Fukuoka Hidenori, Iida Keiji, Nishizawa Hitoshi, Imanaka Mari, Takeno Ryoko, Iguchi Genzo, Takahashi Michiko, Okimura Yasuhiko, Kaji Hidesuke, Chihara Kazuo, Takahashi Yutaka
Division of Diabetes, Metabolism and Endocrinology, Department of Internal Medicine, Kobe University Graduate School of Medicine, 7-5-1 Kusunoki-cho, Chuo-ku, Kobe 650-0017, Japan.
Growth Horm IGF Res. 2010 Jun;20(3):212-9. doi: 10.1016/j.ghir.2010.02.001. Epub 2010 Feb 24.
IGF-I is known to enhance insulin sensitivity in whole body mainly via the IGF-I receptors in muscles. However, the effect of IGF-I on the regulation of insulin sensitivity in the adipose tissue is yet unclear. Insulin sensitivity was found to be higher in the IGF-I receptor-deficient adipocytes than that in wild-type adipocytes, suggesting that IGF-I signaling induces insulin resistance in adipocytes. However, the underlying mechanism has not yet been elucidated. In addition, the effect of superphysiological levels of IGF-I, as is observed in patients with acromegaly, on insulin sensitivity remains unclear.
To clarify the role of IGF-I on insulin sensitivity in adipocytes, we determined insulin-induced glucose uptake and IRS-1 status in 3T3-L1 adipocytes treated with IGF-I. Since reactive oxygen species (ROS) are causally related to insulin resistance, we investigated the effect of IGF-I on ROS production to elucidate the molecular mechanism underlying insulin resistance.
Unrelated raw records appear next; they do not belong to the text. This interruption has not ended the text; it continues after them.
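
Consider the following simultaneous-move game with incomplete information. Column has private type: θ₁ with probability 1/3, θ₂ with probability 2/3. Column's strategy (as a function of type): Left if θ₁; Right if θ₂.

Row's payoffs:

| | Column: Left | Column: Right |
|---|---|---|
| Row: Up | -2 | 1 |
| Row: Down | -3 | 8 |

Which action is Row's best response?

Compute Row's expected payoff for each action, taking the expectation over Column's type.
E[Up] = 1/3·(-2) + 2/3·(1) = 0
E[Down] = 1/3·(-3) + 2/3·(8) = 13/3
Best response: Down (13/3 is the largest).

Down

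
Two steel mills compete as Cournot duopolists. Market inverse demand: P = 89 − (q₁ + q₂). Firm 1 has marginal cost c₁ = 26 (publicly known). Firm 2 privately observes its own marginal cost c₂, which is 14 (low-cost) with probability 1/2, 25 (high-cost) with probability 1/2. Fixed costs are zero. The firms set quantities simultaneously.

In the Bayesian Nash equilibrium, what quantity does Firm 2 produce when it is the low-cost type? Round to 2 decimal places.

28.08

Type-c best response for Firm 2: q₂(c) = (89 − c)/2 − q₁/2.
Firm 1 maximizes expected profit; its first-order condition is 89 − 2q₁ − E[q₂] − 26 = 0.
Substituting E[q₂] and solving: E[c₂] = 19.5, so q₁ = (89 − 2·26 + 19.5)/3 = 18.8333.
q₂(low-cost) = (89 − 14 − 18.8333)/2 = 28.0833.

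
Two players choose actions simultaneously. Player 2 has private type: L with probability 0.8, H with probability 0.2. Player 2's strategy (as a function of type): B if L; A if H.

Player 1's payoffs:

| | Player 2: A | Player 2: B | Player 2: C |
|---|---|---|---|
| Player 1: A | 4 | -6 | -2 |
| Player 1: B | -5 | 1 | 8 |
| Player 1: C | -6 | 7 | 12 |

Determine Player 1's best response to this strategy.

C

Compute Player 1's expected payoff for each action, taking the expectation over Player 2's type.
E[A] = 0.8·(-6) + 0.2·(4) = -4
E[B] = 0.8·(1) + 0.2·(-5) = -0.2
E[C] = 0.8·(7) + 0.2·(-6) = 4.4
Best response: C (4.4 is the largest).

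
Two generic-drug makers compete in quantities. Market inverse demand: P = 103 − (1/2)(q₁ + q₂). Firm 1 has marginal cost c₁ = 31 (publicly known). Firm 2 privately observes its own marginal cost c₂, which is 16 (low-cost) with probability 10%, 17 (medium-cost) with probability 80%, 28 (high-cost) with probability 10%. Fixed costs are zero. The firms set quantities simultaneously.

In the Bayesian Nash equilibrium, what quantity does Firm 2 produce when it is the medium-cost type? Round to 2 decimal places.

Type-c best response for Firm 2: q₂(c) = (103 − c) − q₁/2.
Firm 1 maximizes expected profit; its first-order condition is 103 − q₁ − (1/2)E[q₂] − 31 = 0.
Substituting E[q₂] and solving: E[c₂] = 18, so q₁ = (103 − 2·31 + 18)/(3/2) = 39.3333.
q₂(medium-cost) = (103 − 17 − (1/2)·39.3333) = 66.3333.

66.33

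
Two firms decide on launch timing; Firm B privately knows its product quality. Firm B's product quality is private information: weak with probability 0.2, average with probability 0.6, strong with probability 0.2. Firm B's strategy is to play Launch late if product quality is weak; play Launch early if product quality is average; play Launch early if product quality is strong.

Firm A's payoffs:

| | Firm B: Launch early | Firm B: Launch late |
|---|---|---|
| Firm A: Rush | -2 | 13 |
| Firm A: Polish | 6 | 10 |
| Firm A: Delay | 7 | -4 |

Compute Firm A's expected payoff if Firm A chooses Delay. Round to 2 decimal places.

4.80

E[Delay] = 0.2·(-4) + 0.6·7 + 0.2·7 = (-0.8) + 4.2 + 1.4 = 4.8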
Preincubation of the adipocytes with IGF-I attenuated insulin-dependent glucose uptake. Interestingly, we found that IGF-I significantly stimulated ROS production. Furthermore, preincubation of adipocytes with an antioxidant, N-acetyl-cysteine (NAC) restored the IGF-I-induced attenuation of insulin-dependent glucose uptake; this indicates that IGF-I induces insulin resistance via ROS. Serine phosphorylation of IRS-1 was strongly induced and the insulin-dependent tyrosine phosphorylation of IRS-1 was suppressed by preincubating the adipocytes with IGF-I. Further, NAC restored these changes induced by IGF-I on both serine and tyrosine phosphorylation of IRS-1.
These data indicate that IGF-I inhibited insulin activity in the 3T3-L1 adipocytes via ROS production, which affects IRS-1 phosphorylation status.
已知胰岛素样生长因子-I(IGF-I)主要通过肌肉中的IGF-I受体增强全身胰岛素敏感性。然而,IGF-I对脂肪组织中胰岛素敏感性调节的影响尚不清楚。研究发现IGF-I受体缺陷型脂肪细胞的胰岛素敏感性高于野生型脂肪细胞,这表明IGF-I信号传导诱导脂肪细胞产生胰岛素抵抗。然而,其潜在机制尚未阐明。此外,肢端肥大症患者体内观察到的超生理水平IGF-I对胰岛素敏感性的影响仍不清楚。
为了阐明IGF-I在脂肪细胞胰岛素敏感性中的作用,我们测定了用IGF-I处理的3T3-L1脂肪细胞中胰岛素诱导的葡萄糖摄取和胰岛素受体底物-1(IRS-1)状态。由于活性氧(ROS)与胰岛素抵抗存在因果关系,我们研究了IGF-I对ROS产生的影响,以阐明胰岛素抵抗的分子机制。
用IGF-I预孵育脂肪细胞可减弱胰岛素依赖性葡萄糖摄取。有趣的是,我们发现IGF-I能显著刺激ROS产生。此外,用抗氧化剂N-乙酰半胱氨酸(NAC)预孵育脂肪细胞可恢复IGF-I诱导的胰岛素依赖性葡萄糖摄取减弱;这表明IGF-I通过ROS诱导胰岛素抵抗。用IGF-I预孵育脂肪细胞可强烈诱导IRS-1的丝氨酸磷酸化,并抑制IRS-1的胰岛素依赖性酪氨酸磷酸化。此外,NAC恢复了IGF-I诱导的IRS-1丝氨酸和酪氨酸磷酸化的这些变化。
这些数据表明,IGF-I通过影响IRS-1磷酸化状态的ROS产生抑制3T3-L1脂肪细胞中的胰岛素活性。